But the past is a different country. Looking back at the 2010 and 2015 manifestos, the central theme was economic responsibility and balancing the books, which was a big thing back then.

Anyone remember the deficit? Millennials, google it.

As a political adviser working with senior politicians, it was hard work coming up with manifesto ideas, as we were told over and over again there was no money.

It was pretty dispiriting, fighting in vain for causes which weren’t popular or fashionable, like arts and culture in local communities which were seen as a frippery. We became risk averse and lacking in ambition.

But all that changed with Jeremy Corbyn.

Whatever your views on Corbyn, his biggest political achievement has been to change the narrative and make austerity a dirty word.

The famed 2017 manifesto was very much the star of that election, although pretty moderate compared to what’s now been announced.

Given that you would be lucky to have just one sexy retail offer from a manifesto, there is an embarrassment of riches.

There’s so much stuff.
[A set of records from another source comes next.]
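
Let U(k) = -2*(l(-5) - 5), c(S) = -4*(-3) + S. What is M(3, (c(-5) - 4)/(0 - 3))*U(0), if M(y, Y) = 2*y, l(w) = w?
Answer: 120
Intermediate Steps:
c(S) = 12 + S
U(k) = 20 (U(k) = -2*(-5 - 5) = -2*(-10) = 20)
M(3, (c(-5) - 4)/(0 - 3))*U(0) = (2*3)*20 = 6*20 = 120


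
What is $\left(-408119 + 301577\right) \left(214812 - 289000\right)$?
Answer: $7904137896$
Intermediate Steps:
$\left(-408119 + 301577\right) \left(214812 - 289000\right) = - 106542 \left(214812 - 289000\right) = \left(-106542\right) \left(-74188\right) = 7904137896$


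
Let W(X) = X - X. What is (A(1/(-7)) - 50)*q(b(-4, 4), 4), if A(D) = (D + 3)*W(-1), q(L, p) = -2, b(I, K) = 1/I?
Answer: 100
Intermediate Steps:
W(X) = 0
A(D) = 0 (A(D) = (D + 3)*0 = (3 + D)*0 = 0)
(A(1/(-7)) - 50)*q(b(-4, 4), 4) = (0 - 50)*(-2) = -50*(-2) = 100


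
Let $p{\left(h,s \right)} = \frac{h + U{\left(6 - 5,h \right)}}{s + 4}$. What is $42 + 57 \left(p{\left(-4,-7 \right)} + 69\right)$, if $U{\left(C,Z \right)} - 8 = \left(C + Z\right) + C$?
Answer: $3937$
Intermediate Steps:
$U{\left(C,Z \right)} = 8 + Z + 2 C$ ($U{\left(C,Z \right)} = 8 + \left(\left(C + Z\right) + C\right) = 8 + \left(Z + 2 C\right) = 8 + Z + 2 C$)
$p{\left(h,s \right)} = \frac{10 + 2 h}{4 + s}$ ($p{\left(h,s \right)} = \frac{h + \left(8 + h + 2 \left(6 - 5\right)\right)}{s + 4} = \frac{h + \left(8 + h + 2 \left(6 - 5\right)\right)}{4 + s} = \frac{h + \left(8 + h + 2 \cdot 1\right)}{4 + s} = \frac{h + \left(8 + h + 2\right)}{4 + s} = \frac{h + \left(10 + h\right)}{4 + s} = \frac{10 + 2 h}{4 + s}$)
$42 + 57 \left(p{\left(-4,-7 \right)} + 69\right) = 42 + 57 \left(\frac{2 \left(5 - 4\right)}{4 - 7} + 69\right) = 42 + 57 \left(2 \frac{1}{-3} \cdot 1 + 69\right) = 42 + 57 \left(2 \left(- \frac{1}{3}\right) 1 + 69\right) = 42 + 57 \left(- \frac{2}{3} + 69\right) = 42 + 57 \cdot \frac{205}{3} = 42 + 3895 = 3937$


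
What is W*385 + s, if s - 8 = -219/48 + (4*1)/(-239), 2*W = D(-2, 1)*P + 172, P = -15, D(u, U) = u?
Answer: 148709321/3824 ≈ 38888.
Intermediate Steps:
W = 101 (W = (-2*(-15) + 172)/2 = (30 + 172)/2 = (½)*202 = 101)
s = 13081/3824 (s = 8 + (-219/48 + (4*1)/(-239)) = 8 + (-219*1/48 + 4*(-1/239)) = 8 + (-73/16 - 4/239) = 8 - 17511/3824 = 13081/3824 ≈ 3.4208)
W*385 + s = 101*385 + 13081/3824 = 38885 + 13081/3824 = 148709321/3824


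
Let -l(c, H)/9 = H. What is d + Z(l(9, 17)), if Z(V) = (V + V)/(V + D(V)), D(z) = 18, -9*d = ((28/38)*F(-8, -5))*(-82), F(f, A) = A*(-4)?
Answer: 116738/855 ≈ 136.54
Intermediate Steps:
l(c, H) = -9*H
F(f, A) = -4*A
d = 22960/171 (d = -(28/38)*(-4*(-5))*(-82)/9 = -(28*(1/38))*20*(-82)/9 = -(14/19)*20*(-82)/9 = -280*(-82)/171 = -⅑*(-22960/19) = 22960/171 ≈ 134.27)
Z(V) = 2*V/(18 + V) (Z(V) = (V + V)/(V + 18) = (2*V)/(18 + V) = 2*V/(18 + V))
d + Z(l(9, 17)) = 22960/171 + 2*(-9*17)/(18 - 9*17) = 22960/171 + 2*(-153)/(18 - 153) = 22960/171 + 2*(-153)/(-135) = 22960/171 + 2*(-153)*(-1/135) = 22960/171 + 34/15 = 116738/855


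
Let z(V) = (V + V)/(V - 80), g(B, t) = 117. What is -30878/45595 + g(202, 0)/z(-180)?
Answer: 7643799/91190 ≈ 83.823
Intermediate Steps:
z(V) = 2*V/(-80 + V) (z(V) = (2*V)/(-80 + V) = 2*V/(-80 + V))
-30878/45595 + g(202, 0)/z(-180) = -30878/45595 + 117/((2*(-180)/(-80 - 180))) = -30878*1/45595 + 117/((2*(-180)/(-260))) = -30878/45595 + 117/((2*(-180)*(-1/260))) = -30878/45595 + 117/(18/13) = -30878/45595 + 117*(13/18) = -30878/45595 + 169/2 = 7643799/91190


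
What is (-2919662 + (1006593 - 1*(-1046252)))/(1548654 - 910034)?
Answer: -866817/638620 ≈ -1.3573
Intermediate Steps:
(-2919662 + (1006593 - 1*(-1046252)))/(1548654 - 910034) = (-2919662 + (1006593 + 1046252))/638620 = (-2919662 + 2052845)*(1/638620) = -866817*1/638620 = -866817/638620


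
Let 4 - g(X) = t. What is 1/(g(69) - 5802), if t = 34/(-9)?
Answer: -9/52148 ≈ -0.00017259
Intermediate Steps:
t = -34/9 (t = 34*(-⅑) = -34/9 ≈ -3.7778)
g(X) = 70/9 (g(X) = 4 - 1*(-34/9) = 4 + 34/9 = 70/9)
1/(g(69) - 5802) = 1/(70/9 - 5802) = 1/(-52148/9) = -9/52148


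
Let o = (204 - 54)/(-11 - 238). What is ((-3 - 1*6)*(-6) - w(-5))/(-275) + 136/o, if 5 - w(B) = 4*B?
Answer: -62113/275 ≈ -225.87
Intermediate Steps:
w(B) = 5 - 4*B
o = -50/83 (o = 150/(-249) = 150*(-1/249) = -50/83 ≈ -0.60241)
((-3 - 1*6)*(-6) - w(-5))/(-275) + 136/o = ((-3 - 1*6)*(-6) - (5 - 4*(-5)))/(-275) + 136/(-50/83) = ((-3 - 6)*(-6) - (5 + 20))*(-1/275) + 136*(-83/50) = (-9*(-6) - 1*25)*(-1/275) - 5644/25 = (54 - 25)*(-1/275) - 5644/25 = 29*(-1/275) - 5644/25 = -29/275 - 5644/25 = -62113/275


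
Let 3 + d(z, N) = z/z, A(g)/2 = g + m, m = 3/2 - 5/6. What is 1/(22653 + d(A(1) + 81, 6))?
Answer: 1/22651 ≈ 4.4148e-5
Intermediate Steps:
m = ⅔ (m = 3*(½) - 5*⅙ = 3/2 - ⅚ = ⅔ ≈ 0.66667)
A(g) = 4/3 + 2*g (A(g) = 2*(g + ⅔) = 2*(⅔ + g) = 4/3 + 2*g)
d(z, N) = -2 (d(z, N) = -3 + z/z = -3 + 1 = -2)
1/(22653 + d(A(1) + 81, 6)) = 1/(22653 - 2) = 1/22651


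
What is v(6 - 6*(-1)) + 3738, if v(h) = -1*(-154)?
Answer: 3892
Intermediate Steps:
v(h) = 154
v(6 - 6*(-1)) + 3738 = 154 + 3738 = 3892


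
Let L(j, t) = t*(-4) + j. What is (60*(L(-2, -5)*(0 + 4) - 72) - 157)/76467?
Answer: -157/76467 ≈ -0.0020532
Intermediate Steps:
L(j, t) = j - 4*t (L(j, t) = -4*t + j = j - 4*t)
(60*(L(-2, -5)*(0 + 4) - 72) - 157)/76467 = (60*((-2 - 4*(-5))*(0 + 4) - 72) - 157)/76467 = (60*((-2 + 20)*4 - 72) - 157)*(1/76467) = (60*(18*4 - 72) - 157)*(1/76467) = (60*(72 - 72) - 157)*(1/76467) = (60*0 - 157)*(1/76467) = (0 - 157)*(1/76467) = -157*1/76467 = -157/76467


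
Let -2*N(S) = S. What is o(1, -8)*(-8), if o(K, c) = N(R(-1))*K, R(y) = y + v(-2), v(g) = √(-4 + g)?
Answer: -4 + 4*I*√6 ≈ -4.0 + 9.798*I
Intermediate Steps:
R(y) = y + I*√6 (R(y) = y + √(-4 - 2) = y + √(-6) = y + I*√6)
N(S) = -S/2
o(K, c) = K*(½ - I*√6/2) (o(K, c) = (-(-1 + I*√6)/2)*K = (½ - I*√6/2)*K = K*(½ - I*√6/2))
o(1, -8)*(-8) = ((½)*1*(1 - I*√6))*(-8) = (½ - I*√6/2)*(-8) = -4 + 4*I*√6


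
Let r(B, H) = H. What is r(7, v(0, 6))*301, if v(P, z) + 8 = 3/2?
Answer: -3913/2 ≈ -1956.5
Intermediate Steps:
v(P, z) = -13/2 (v(P, z) = -8 + 3/2 = -13/2)
r(7, v(0, 6))*301 = -13/2*301 = -3913/2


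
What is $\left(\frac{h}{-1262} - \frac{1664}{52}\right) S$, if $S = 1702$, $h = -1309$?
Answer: $- \frac{33252825}{631} \approx -52699.0$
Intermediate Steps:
$\left(\frac{h}{-1262} - \frac{1664}{52}\right) S = \left(- \frac{1309}{-1262} - \frac{1664}{52}\right) 1702 = \left(\left(-1309\right) \left(- \frac{1}{1262}\right) - 32\right) 1702 = \left(\frac{1309}{1262} - 32\right) 1702 = \left(- \frac{39075}{1262}\right) 1702 = - \frac{33252825}{631}$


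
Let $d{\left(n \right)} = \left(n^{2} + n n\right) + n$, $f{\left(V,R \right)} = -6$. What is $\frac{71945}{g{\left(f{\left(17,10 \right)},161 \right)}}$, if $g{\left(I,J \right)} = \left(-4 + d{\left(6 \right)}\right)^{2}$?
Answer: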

And it’s good. What’s not to love if you’re a progressive? It’s like political Black Friday – fill your boots!

I’m secretly quite jealous of the people who helped write this, as it would have been so liberating, exciting and fun to not be cowed by boring financial constraints and come up with your dream policies instead.

For me, the key would have been the cultural offer and everything I craved is in there.
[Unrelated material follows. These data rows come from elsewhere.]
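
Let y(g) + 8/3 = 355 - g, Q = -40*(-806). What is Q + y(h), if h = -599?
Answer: 99574/3 ≈ 33191.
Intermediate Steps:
Q = 32240
y(g) = 1057/3 - g (y(g) = -8/3 + (355 - g) = 1057/3 - g)
Q + y(h) = 32240 + (1057/3 - 1*(-599)) = 32240 + (1057/3 + 599) = 32240 + 2854/3 = 99574/3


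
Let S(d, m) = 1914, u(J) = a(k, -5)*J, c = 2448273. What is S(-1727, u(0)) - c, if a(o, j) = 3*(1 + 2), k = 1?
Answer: -2446359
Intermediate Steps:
a(o, j) = 9 (a(o, j) = 3*3 = 9)
u(J) = 9*J
S(-1727, u(0)) - c = 1914 - 1*2448273 = 1914 - 2448273 = -2446359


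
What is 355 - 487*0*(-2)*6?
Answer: 355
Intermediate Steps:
355 - 487*0*(-2)*6 = 355 - 0*6 = 355 - 487*0 = 355 + 0 = 355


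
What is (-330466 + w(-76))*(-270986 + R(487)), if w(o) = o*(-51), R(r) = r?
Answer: 88342268410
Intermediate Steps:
w(o) = -51*o
(-330466 + w(-76))*(-270986 + R(487)) = (-330466 - 51*(-76))*(-270986 + 487) = (-330466 + 3876)*(-270499) = -326590*(-270499) = 88342268410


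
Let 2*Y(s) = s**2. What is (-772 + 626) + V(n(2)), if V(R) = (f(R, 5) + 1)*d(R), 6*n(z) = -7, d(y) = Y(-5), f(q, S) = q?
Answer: -1777/12 ≈ -148.08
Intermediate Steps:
Y(s) = s**2/2
d(y) = 25/2 (d(y) = (1/2)*(-5)**2 = (1/2)*25 = 25/2)
n(z) = -7/6 (n(z) = (1/6)*(-7) = -7/6)
V(R) = 25/2 + 25*R/2 (V(R) = (R + 1)*(25/2) = (1 + R)*(25/2) = 25/2 + 25*R/2)
(-772 + 626) + V(n(2)) = (-772 + 626) + (25/2 + (25/2)*(-7/6)) = -146 + (25/2 - 175/12) = -146 - 25/12 = -1777/12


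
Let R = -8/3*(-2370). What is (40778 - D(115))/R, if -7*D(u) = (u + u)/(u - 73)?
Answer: 5994481/929040 ≈ 6.4523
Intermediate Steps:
D(u) = -2*u/(7*(-73 + u)) (D(u) = -(u + u)/(7*(u - 73)) = -2*u/(7*(-73 + u)))
R = 6320 (R = -8*⅓*(-2370) = -8/3*(-2370) = 6320)
(40778 - D(115))/R = (40778 - (-2)*115/(-511 + 7*115))/6320 = (40778 - (-2)*115/(-511 + 805))*(1/6320) = (40778 - (-2)*115/294)*(1/6320) = (40778 - 1*(-115/147))*(1/6320) = (40778 + 115/147)*(1/6320) = (5994481/147)*(1/6320) = 5994481/929040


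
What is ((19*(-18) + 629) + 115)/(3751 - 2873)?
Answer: 201/439 ≈ 0.45786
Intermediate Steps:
((19*(-18) + 629) + 115)/(3751 - 2873) = ((-342 + 629) + 115)/878 = (287 + 115)*(1/878) = 402*(1/878) = 201/439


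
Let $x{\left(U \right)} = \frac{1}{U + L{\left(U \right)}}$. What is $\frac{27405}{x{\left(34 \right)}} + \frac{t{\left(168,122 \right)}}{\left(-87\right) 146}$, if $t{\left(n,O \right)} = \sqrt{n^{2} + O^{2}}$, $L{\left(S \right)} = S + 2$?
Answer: $1918350 - \frac{\sqrt{10777}}{6351} \approx 1.9184 \cdot 10^{6}$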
But it’s not about me. What will the public think?

Out door knocking yesterday afternoon in Sheffield Heeley, it hadn’t really cut through, but it was early days. Although people are still talking about the broadband story.

Having had too little, will there now ironically be too much to communicate to people?

Will the sheer volume of goodies thrill or terrify? Will people believe it can be delivered and that the country can afford it (boo – sorry kids)?

We won’t know until December 13. But this is full-fat Corbynism.

Sometimes in politics, you need to make a strong choice and go for it. He certainly did that with this manifesto.